Les pays susceptibles de faire échouer la COP21

Pourquoi l’Inde veut-elle moins contribuer que les autres pays ?

Un accord à l’issue de la COP21 devra rallier des pays dont l’histoire, les besoins et les risques sont divers, ce qui laisse craindre à certaines associations environnementales un accord a minima. L’aval de l’Inde, troisième pollueur de planète, sera essentiel. Or, le Premier ministre Narendra Modi a souhaité hier que son pays soit moins sollicité que les autres. Il estime que les pays industrialisés ne doivent pas brider la croissance des pays en développement par des mesures environnementales ou qu’ils doivent les compenser financièrement. L’Inde vise 40 % d’énergies décarbonées (renouvelables et nucléaire) en 2030. Même avec ces efforts, la forte croissance qui attend le pays d’ici là devrait conduire à une multiplication par environ 2,5 de ses émissions de gaz à effet de serre, selon la Fondation Nicolas Hulot.

Pourquoi de nombreux pays pétroliers ne sont prêts à aucun sacrifice ?

« Les pays exportateurs ont tout fait pour rendre difficile la progression des accords internationaux sur le climat », a expliqué fin novembre à l’AFP Patrick Criqui, économiste spécialiste de l’énergie. Il vise particulièrement l’Arabie saoudite, le Qatar et les Émirats arabes unis, qui ont refusé de fixer des objectifs chiffrés de réduction d’émissions. Le Venezuela, le Nigeria et l’Angola n’ont quant à eux publié aucun engagement. Leur forte dépendance aux revenus issus des énergies fossiles est la principale raison de cette frilosité. La moitié des membres de l’Organisation des pays exportateurs de pétrole sont par ailleurs des pays en développement. Au Venezuela, par exemple, le pétrole assure plus de la moitié du PIB du pays.

Qui sont les pays qui réclament un accord très exigeant ?

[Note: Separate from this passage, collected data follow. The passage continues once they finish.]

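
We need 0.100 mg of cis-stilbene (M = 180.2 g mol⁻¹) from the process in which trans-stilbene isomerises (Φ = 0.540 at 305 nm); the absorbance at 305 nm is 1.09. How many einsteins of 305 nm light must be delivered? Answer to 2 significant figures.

1.1×10⁻⁶ einstein

Product: 0.100 mg / 180.2 g mol⁻¹ = 5.549×10⁻⁷ mol.
Photons that must be absorbed: 5.549×10⁻⁷ / 0.540 = 1.028×10⁻⁶ mol.
Fraction absorbed: 1 − 10^(−1.09) = 0.9187.
Incident photons needed: 1.028×10⁻⁶ / 0.9187 = 1.119×10⁻⁶ mol.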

L’Alliance des petits États insulaires, une coalition de 44 pays disséminés dans tous les océans et mers du monde, attend beaucoup d’un accord à l’issue de la COP21. Ces pays représentent 5 % de la population mondiale et se présentent comme les plus vulnérables aux changements climatiques, certains s’estimant menacés de disparition à cause de la montée des eaux. Pour eux, limiter le réchauffement climatique en 2100 à 2 degrés depuis l’ère préindustrielle, c’est déjà trop. Les îles Marshall militent pour que les négociations s’orientent vers une hausse de 1,5 degré et réclament plus d’aides des pays riches aux pays en développement.